Earlier this year, anti-plagiarism software Turnitin – used by most UK universities – revealed new software that could identify fake essays, but staff remain sceptical about its accuracy.

At the University of Kent alone, 47 students have been investigated for the use of ChatGPT or similar AI chat bots to complete assignments – with 22 being found guilty, receiving marks of zero.

University of London, Birkbeck, and Leeds Beckett University were also found to have investigated the second and third most students in the country respectively.

However the number of instances of cheating could be much higher, as many universities revealed they do not hold data on investigations into the behaviour centrally – or simply refuse to reveal the data.

Anglia Ruskin University in Cambridge says that revealing the data could potentially ‘damage its reputation’.

A spokesperson for the University told the Tab that other universities submitting ‘low inaccurate rates as a result of their investigation’ risked the university ‘suffering unwarranted reputational harm’.

Dr Richard Harvey, a professor of computer science at the University of East Anglia (UEA), says ChatGPT at present is ‘almost configured for cheating’.

The lecturer, who has removed an essay from a unit he is teaching next year over fears students could use the chatbot, says he has become very adept at identifying cheaters.

He said: ‘What I see is almost perfect grammar, and a stylistic construction that looks precisely like a 15-year-old school-kid.’

‘It has a very deeply boring but beautifully done argumentation structure.’

Dr Andres Guadamuz, a reader in intellectual property law at the University of Sussex, is also well-versed in spotting ChatGPT.

He explained he marked three essays in January which were ‘clearly almost just copy and paste’ from ChatGPT and suspects ‘students maybe thought we wouldn’t know about it’.

He added: ‘The voice is very clear to me, I don’t know how to explain it other than it is very boring.

‘Whenever you are reading essays, people can’t help but put a little bit of themselves in that essay, but with ChatGPT it has a very clear structure.

‘It’s well written, don’t get me wrong, but it’s lacking something.’

New anti-cheating methods have also left lecturers fearful of wrongly accusing students of cheating – potentially leaving students with an academically damaging stain on their student record.

One student at the University of Bolton was ‘wrongly flagged’ according to a freedom of information request earlier this year.

Professor Fabio Arico, from the Centre for Higher Education Research Practice Policy and Scholarship at UEA, said: ‘If you actually catch a student and you claim the student has plagiarised and you use these detection tools in quite a ruthless way without actually thinking.

‘You could end up applying penalties, up to an expulsion from an institution for something that hasn’t actually happened.

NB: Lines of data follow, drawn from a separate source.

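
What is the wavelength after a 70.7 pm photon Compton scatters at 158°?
75.3759 pm

Using the Compton scattering formula:
λ' = λ + Δλ = λ + λ_C(1 - cos θ)

Given:
- Initial wavelength λ = 70.7 pm
- Scattering angle θ = 158°
- Compton wavelength λ_C ≈ 2.4263 pm

Calculate the shift:
Δλ = 2.4263 × (1 - cos(158°))
Δλ = 2.4263 × 1.9272
Δλ = 4.6759 pm

Final wavelength:
λ' = 70.7 + 4.6759 = 75.3759 pm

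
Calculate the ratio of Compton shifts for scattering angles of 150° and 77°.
150° produces the larger shift by a factor of 2.408

Calculate both shifts using Δλ = λ_C(1 - cos θ):

For θ₁ = 77°:
Δλ₁ = 2.4263 × (1 - cos(77°))
Δλ₁ = 2.4263 × 0.7750
Δλ₁ = 1.8805 pm

For θ₂ = 150°:
Δλ₂ = 2.4263 × (1 - cos(150°))
Δλ₂ = 2.4263 × 1.8660
Δλ₂ = 4.5276 pm

The 150° angle produces the larger shift.
Ratio: 4.5276/1.8805 = 2.408

(Intermediate values are shown rounded; full precision is carried through to the final answer.)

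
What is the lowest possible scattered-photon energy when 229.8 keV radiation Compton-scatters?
120.9846 keV (at θ = 180°)

The scattered photon has minimum energy when its wavelength is maximum, i.e., when the Compton shift Δλ = λ_C(1 − cos θ) is maximum. This occurs at θ = 180° (backscattering), giving Δλ_max = 2λ_C = 4.8526 pm.

Initial wavelength: λ₀ = hc/E₀ = 5.3953 pm
Maximum final wavelength: λ'_max = λ₀ + 2λ_C = 5.3953 + 4.8526 = 10.2479 pm
Minimum final energy: E'_min = hc/λ'_max = 120.9846 keV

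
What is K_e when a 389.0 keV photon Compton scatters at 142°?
224.2484 keV

By energy conservation: K_e = E_initial - E_final

First find the scattered photon energy:
Initial wavelength: λ = hc/E = 3.1873 pm
Compton shift: Δλ = λ_C(1 - cos(142°)) = 4.3383 pm
Final wavelength: λ' = 3.1873 + 4.3383 = 7.5255 pm
Final photon energy: E' = hc/λ' = 164.7516 keV

Electron kinetic energy:
K_e = E - E' = 389.0000 - 164.7516 = 224.2484 keV

(Intermediate values are shown rounded; full precision is carried through to the final answer.)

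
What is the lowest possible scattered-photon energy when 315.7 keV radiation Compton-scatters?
141.2137 keV (at θ = 180°)

The scattered photon has minimum energy when its wavelength is maximum, i.e., when the Compton shift Δλ = λ_C(1 − cos θ) is maximum. This occurs at θ = 180° (backscattering), giving Δλ_max = 2λ_C = 4.8526 pm.

Initial wavelength: λ₀ = hc/E₀ = 3.9273 pm
Maximum final wavelength: λ'_max = λ₀ + 2λ_C = 3.9273 + 4.8526 = 8.7799 pm
Minimum final energy: E'_min = hc/λ'_max = 141.2137 keV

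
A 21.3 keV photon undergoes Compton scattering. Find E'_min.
19.6609 keV (at θ = 180°)

The scattered photon has minimum energy when its wavelength is maximum, i.e., when the Compton shift Δλ = λ_C(1 − cos θ) is maximum. This occurs at θ = 180° (backscattering), giving Δλ_max = 2λ_C = 4.8526 pm.

Initial wavelength: λ₀ = hc/E₀ = 58.2085 pm
Maximum final wavelength: λ'_max = λ₀ + 2λ_C = 58.2085 + 4.8526 = 63.0612 pm
Minimum final energy: E'_min = hc/λ'_max = 19.6609 keV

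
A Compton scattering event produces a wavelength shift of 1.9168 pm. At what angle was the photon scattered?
77.88°

From the Compton formula Δλ = λ_C(1 - cos θ), we can solve for θ:

cos θ = 1 - Δλ/λ_C

Given:
- Δλ = 1.9168 pm
- λ_C = h/(m_e·c) ≈ 2.42631024 pm

cos θ = 1 - 1.9168/2.42631024
cos θ = 1 - 0.790006
cos θ = 0.209994

θ = arccos(0.209994)
θ = 77.88°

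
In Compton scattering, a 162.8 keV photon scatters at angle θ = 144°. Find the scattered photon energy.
103.2774 keV

First convert energy to wavelength:
λ = hc/E, with hc ≈ 1239.842 keV·pm (i.e. 1239.842 eV·nm)

For E = 162.8 keV = 162800 eV:
λ = 1239.842 keV·pm / 162.8 keV
λ = 7.6157 pm

Calculate the Compton shift:
Δλ = λ_C(1 - cos(144°)) = 2.4263 × 1.8090
Δλ = 4.3892 pm

Final wavelength:
λ' = 7.6157 + 4.3892 = 12.0050 pm

Final energy:
E' = hc/λ' = 1239.842 / 12.0050 = 103.2774 keV

(Intermediate values are shown rounded; full precision is carried through to the final answer.)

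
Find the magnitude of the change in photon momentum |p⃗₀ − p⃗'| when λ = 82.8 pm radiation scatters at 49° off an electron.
6.6045e-24 kg·m/s

Photon momentum magnitude is p = h/λ.

Initial momentum:
p₀ = h/λ = 6.6261e-34/8.2800e-11 = 8.0025e-24 kg·m/s

After scattering:
λ' = λ + Δλ = 82.8 + 0.8345 = 83.6345 pm
p' = h/λ' = 6.6261e-34/8.3635e-11 = 7.9227e-24 kg·m/s

Momentum is a vector; the scattered photon's direction makes angle θ = 49° with the incident direction. The magnitude of the vector change Δp⃗ = p⃗₀ − p⃗' is found from the law of cosines:
|Δp⃗|² = p₀² + p'² − 2p₀p'cos θ
|Δp⃗|² = (8.0025e-24)² + (7.9227e-24)² − 2·8.0025e-24·7.9227e-24·cos(49°)
|Δp⃗| = 6.6045e-24 kg·m/s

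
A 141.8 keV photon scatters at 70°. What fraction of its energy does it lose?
0.1544 (or 15.44%)

Calculate initial and final photon energies:

Initial: E₀ = 141.8 keV → λ₀ = 8.7436 pm
Compton shift: Δλ = 1.5965 pm
Final wavelength: λ' = 10.3401 pm
Final energy: E' = 119.9067 keV

Fractional energy loss:
(E₀ - E')/E₀ = (141.8000 - 119.9067)/141.8000
= 21.8933/141.8000
= 0.1544
= 15.44%

(Intermediate values are shown rounded; full precision is carried through to the final answer.)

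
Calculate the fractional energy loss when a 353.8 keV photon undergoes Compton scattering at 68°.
0.3022 (or 30.22%)

Calculate initial and final photon energies:

Initial: E₀ = 353.8 keV → λ₀ = 3.5044 pm
Compton shift: Δλ = 1.5174 pm
Final wavelength: λ' = 5.0218 pm
Final energy: E' = 246.8941 keV

Fractional energy loss:
(E₀ - E')/E₀ = (353.8000 - 246.8941)/353.8000
= 106.9059/353.8000
= 0.3022
= 30.22%

(Intermediate values are shown rounded; full precision is carried through to the final answer.)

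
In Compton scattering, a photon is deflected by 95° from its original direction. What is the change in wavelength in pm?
2.6378 pm

Using the Compton scattering formula:
Δλ = λ_C(1 - cos θ)

where λ_C = h/(m_e·c) ≈ 2.4263 pm is the Compton wavelength of an electron.

For θ = 95°:
cos(95°) = -0.0872
1 - cos(95°) = 1.0872

Δλ = 2.4263 × 1.0872
Δλ = 2.6378 pm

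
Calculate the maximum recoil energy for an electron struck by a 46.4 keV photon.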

‘That’s quite serious, I mean you are ruining people’s lives.

‘Overall the mood is a bit better than six months ago. January is when I first started delivering training sessions for my colleagues and it was panic mode, firefighting, people asking “what are we going to do now?”

‘I understand people being scared and people being afraid of change but hey this is our job, we need to train students for the world out there and we can’t just do things how we’ve been doing them for the past 30 years, it’s just not acceptable it’s as simple as that.’